What it does
Siren is currently an app that listens to the surroundings. It looks for sounds that could be potentially dangerous, such as gunshots, breaking glass, or a chainsaw. Our goal is to use this to help those who may have a hard time hearing or who are deaf. It does this by using a pre-trained Convolutional Neural Network to recognize spectrograms generated from five-second audio clips. If the AI detects anything abnormal, it will display it on the app, ideally giving warning to the subject and allowing them to avoid danger.
How we built it
We started with a dataset with 2000 five-second clips, and we extrapolated that dataset to over 20,000 clips. We then used a two-layer CNN with two more dense layers to train. We reached high accuracy quickly and we then implemented this AI into our app.
Challenges we ran into
We initially trained our AI in Python, as Tensorflow is one of the largest machine learning libraries. However, we had many issues importing this to Java. The actual problem didn't stem from the model itself, but rather the pre-processing we did on the data. In order to give the data to the AI, we needed to turn it into a 2D image. However, there was good support for this in Python, but almost no information on this in Java. We spent almost the entire night trying to solve this problem. In the end, we had to transfer to a Python backend that would do the processing for us as a workaround.
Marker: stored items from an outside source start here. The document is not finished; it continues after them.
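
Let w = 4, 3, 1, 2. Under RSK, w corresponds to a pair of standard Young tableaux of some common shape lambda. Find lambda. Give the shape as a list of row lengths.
Row-insert each entry into an empty tableau.

After inserting 4: P = [[4]].
After inserting 3: P = [[3], [4]].
After inserting 1: P = [[1], [3], [4]].
After inserting 2: P = [[1, 2], [3], [4]].

The final insertion tableau P = [[1, 2], [3], [4]] has shape [2, 1, 1].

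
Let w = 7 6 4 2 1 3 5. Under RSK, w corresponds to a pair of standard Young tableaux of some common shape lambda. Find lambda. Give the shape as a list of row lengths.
Row-insert each entry into an empty tableau.

After inserting 7: P = [[7]].
After inserting 6: P = [[6], [7]].
After inserting 4: P = [[4], [6], [7]].
After inserting 2: P = [[2], [4], [6], [7]].
After inserting 1: P = [[1], [2], [4], [6], [7]].
After inserting 3: P = [[1, 3], [2], [4], [6], [7]].
After inserting 5: P = [[1, 3, 5], [2], [4], [6], [7]].

The final insertion tableau P = [[1, 3, 5], [2], [4], [6], [7]] has shape [3, 1, 1, 1, 1].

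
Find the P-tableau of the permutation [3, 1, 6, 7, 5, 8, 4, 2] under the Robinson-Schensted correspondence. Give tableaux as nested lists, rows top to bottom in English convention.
P = [[1, 2, 7, 8], [3, 4], [5], [6]]

Insert 3: appended to row 1. P = [[3]].
Insert 1: 1 bumps 3 from row 1; 3 starts row 2. P = [[1], [3]].
Insert 6: appended to row 1. P = [[1, 6], [3]].
Insert 7: appended to row 1. P = [[1, 6, 7], [3]].
Insert 5: 5 bumps 6 from row 1; 6 appends to row 2. P = [[1, 5, 7], [3, 6]].
Insert 8: appended to row 1. P = [[1, 5, 7, 8], [3, 6]].
Insert 4: 4 bumps 5 from row 1; 5 bumps 6 from row 2; 6 starts row 3. P = [[1, 4, 7, 8], [3, 5], [6]].
Insert 2: 2 bumps 4 from row 1; 4 bumps 5 from row 2; 5 bumps 6 from row 3; 6 starts row 4. P = [[1, 2, 7, 8], [3, 4], [5], [6]].

So P = [[1, 2, 7, 8], [3, 4], [5], [6]].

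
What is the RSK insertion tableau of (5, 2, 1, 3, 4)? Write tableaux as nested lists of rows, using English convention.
Insert 5: appended to row 1. P = [[5]].
Insert 2: 2 bumps 5 from row 1; 5 starts row 2. P = [[2], [5]].
Insert 1: 1 bumps 2 from row 1; 2 bumps 5 from row 2; 5 starts row 3. P = [[1], [2], [5]].
Insert 3: appended to row 1. P = [[1, 3], [2], [5]].
Insert 4: appended to row 1. P = [[1, 3, 4], [2], [5]].

So P = [[1, 3, 4], [2], [5]].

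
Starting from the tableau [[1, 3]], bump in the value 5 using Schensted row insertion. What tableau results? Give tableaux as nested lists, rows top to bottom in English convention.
[[1, 3, 5]]

5 is larger than every entry of row 1, so it is appended to row 1. The new tableau is [[1, 3, 5]].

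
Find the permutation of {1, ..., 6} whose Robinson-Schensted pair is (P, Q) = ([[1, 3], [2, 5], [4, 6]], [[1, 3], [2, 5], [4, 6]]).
Reverse the RSK construction: for i from n down to 1, find the cell of Q containing i, remove the entry at that cell from P, and reverse-bump it up through P; the value ejected from row 1 is w(i).

Step i=6: Q has 6 at row 3, column 2; remove 6 from row 3 of P and reverse-bump: 6 enters row 2 and ejects 5; 5 enters row 1 and ejects 3. So w(6) = 3. P is now [[1, 5], [2, 6], [4]].
Step i=5: Q has 5 at row 2, column 2; remove 6 from row 2 of P and reverse-bump: 6 enters row 1 and ejects 5. So w(5) = 5. P is now [[1, 6], [2], [4]].
Step i=4: Q has 4 at row 3, column 1; remove 4 from row 3 of P and reverse-bump: 4 enters row 2 and ejects 2; 2 enters row 1 and ejects 1. So w(4) = 1. P is now [[2, 6], [4]].
Step i=3: Q has 3 at row 1, column 2; remove that cell from P, ejecting 6. So w(3) = 6. P is now [[2], [4]].
Step i=2: Q has 2 at row 2, column 1; remove 4 from row 2 of P and reverse-bump: 4 enters row 1 and ejects 2. So w(2) = 2. P is now [[4]].
Step i=1: Q has 1 at row 1, column 1; remove that cell from P, ejecting 4. So w(1) = 4. P is now [].

So w = 4 2 6 1 5 3.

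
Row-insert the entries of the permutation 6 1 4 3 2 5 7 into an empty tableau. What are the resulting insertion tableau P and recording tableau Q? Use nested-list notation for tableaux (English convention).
Insert each entry of the permutation into P by Schensted row insertion, recording in Q the position of each new cell.

Insert 6: appended to row 1. P = [[6]].
Insert 1: 1 bumps 6 from row 1; 6 starts row 2. P = [[1], [6]].
Insert 4: appended to row 1. P = [[1, 4], [6]].
Insert 3: 3 bumps 4 from row 1; 4 bumps 6 from row 2; 6 starts row 3. P = [[1, 3], [4], [6]].
Insert 2: 2 bumps 3 from row 1; 3 bumps 4 from row 2; 4 bumps 6 from row 3; 6 starts row 4. P = [[1, 2], [3], [4], [6]].
Insert 5: appended to row 1. P = [[1, 2, 5], [3], [4], [6]].
Insert 7: appended to row 1. P = [[1, 2, 5, 7], [3], [4], [6]].

So P = [[1, 2, 5, 7], [3], [4], [6]], Q = [[1, 3, 6, 7], [2], [4], [5]].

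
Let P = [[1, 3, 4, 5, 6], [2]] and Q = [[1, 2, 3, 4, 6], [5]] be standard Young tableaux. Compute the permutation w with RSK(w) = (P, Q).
Reverse RSK: for i = n, n-1, ..., 1, locate i in Q, remove the corresponding corner cell from P, and reverse-bump its entry up through P; the value ejected from row 1 is w(i).

So w = 2 3 4 5 1 6.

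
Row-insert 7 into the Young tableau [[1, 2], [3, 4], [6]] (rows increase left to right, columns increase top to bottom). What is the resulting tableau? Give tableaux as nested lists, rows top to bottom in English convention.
[[1, 2, 7], [3, 4], [6]]

7 is larger than every entry of row 1, so it is appended to row 1. The new tableau is [[1, 2, 7], [3, 4], [6]].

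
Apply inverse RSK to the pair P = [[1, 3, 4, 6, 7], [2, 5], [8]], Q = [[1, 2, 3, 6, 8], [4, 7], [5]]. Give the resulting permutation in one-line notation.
Reverse the RSK construction: for i from n down to 1, find the cell of Q containing i, remove the entry at that cell from P, and reverse-bump it up through P; the value ejected from row 1 is w(i).

Step i=8: Q has 8 at row 1, column 5; remove that cell from P, ejecting 7. So w(8) = 7. P is now [[1, 3, 4, 6], [2, 5], [8]].
Step i=7: Q has 7 at row 2, column 2; remove 5 from row 2 of P and reverse-bump: 5 enters row 1 and ejects 4. So w(7) = 4. P is now [[1, 3, 5, 6], [2], [8]].
Step i=6: Q has 6 at row 1, column 4; remove that cell from P, ejecting 6. So w(6) = 6. P is now [[1, 3, 5], [2], [8]].
Step i=5: Q has 5 at row 3, column 1; remove 8 from row 3 of P and reverse-bump: 8 enters row 2 and ejects 2; 2 enters row 1 and ejects 1. So w(5) = 1. P is now [[2, 3, 5], [8]].
Step i=4: Q has 4 at row 2, column 1; remove 8 from row 2 of P and reverse-bump: 8 enters row 1 and ejects 5. So w(4) = 5. P is now [[2, 3, 8]].
Step i=3: Q has 3 at row 1, column 3; remove that cell from P, ejecting 8. So w(3) = 8. P is now [[2, 3]].
Step i=2: Q has 2 at row 1, column 2; remove that cell from P, ejecting 3. So w(2) = 3. P is now [[2]].
Step i=1: Q has 1 at row 1, column 1; remove that cell from P, ejecting 2. So w(1) = 2. P is now [].

So w = 2 3 8 5 1 6 4 7.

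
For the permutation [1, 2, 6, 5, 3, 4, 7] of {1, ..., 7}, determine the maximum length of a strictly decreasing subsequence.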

Accomplishments that I'm proud of
The initial dataset we started with only contained 2000 datapoints. When we first attempted to train on this, no matter what we did, it would overfit, meaning it would essentially memorize all of the datapoints so it didn't really learn anything. However, we came up with the idea of combining different sounds together to generate more data. We realized that out of the 50 classifications in the dataset, we only really cared about 19. Using this, we combined each of the audio files from these 19 with 29 random files that we didn't need. We then classified them as the classification of the audio file from the 19. This allowed us to go from 2000 data points to 22,400 datapoints, and also add a grouping for sound that wasn't dangerous.
What we learned
We ran into a lot of errors with Tensorflow and Keras. During the process of fixing all of the bugs, we learned a lot about how to use machine learning. One interesting thing that we learned about models is that creating a model with a size 220500 dense layer connected to a size 8000 dense layer will most definitely crash Tensorflow. We also learned a lot about research. When we ran into problems with the audio libraries in Java, we realized that audio processing in Java was a lot different from audio processing in Python. The spectrograms were always different. However, at this time, we had already trained our model and we had to see if there was an alternative in Java. In the future, we will definitely verify that our plans will work before testing them. Finally, we also learned that at 24-hour hackathons, making decisions at 3 am and following up on them is usually not a good idea, if an idea at all.
What's next for Siren
In the future, we intend to improve the project a lot. Due to hardware limitations, we were unable to create anything better than an app for the time being. In the future, being able to make this much smaller to the point of being a wearable would greatly improve the impact of Siren. This would allow us to constantly monitor for danger and immediately notify the user through haptic feedback or even more complex methods.
Another improvement that we need to make is to take away the backend and localize everything onto the device. Using a backend means that an internet connection is required at all times for the device to work. This is seriously detrimental as this also adds latency which could make a huge difference in a life or death situation.
Finally, we want to improve the accuracy of the model. Any improvement to the model we make will save and improve more lives. Adding more data, improving the model structure, and training for longer are all goals we strive to reach.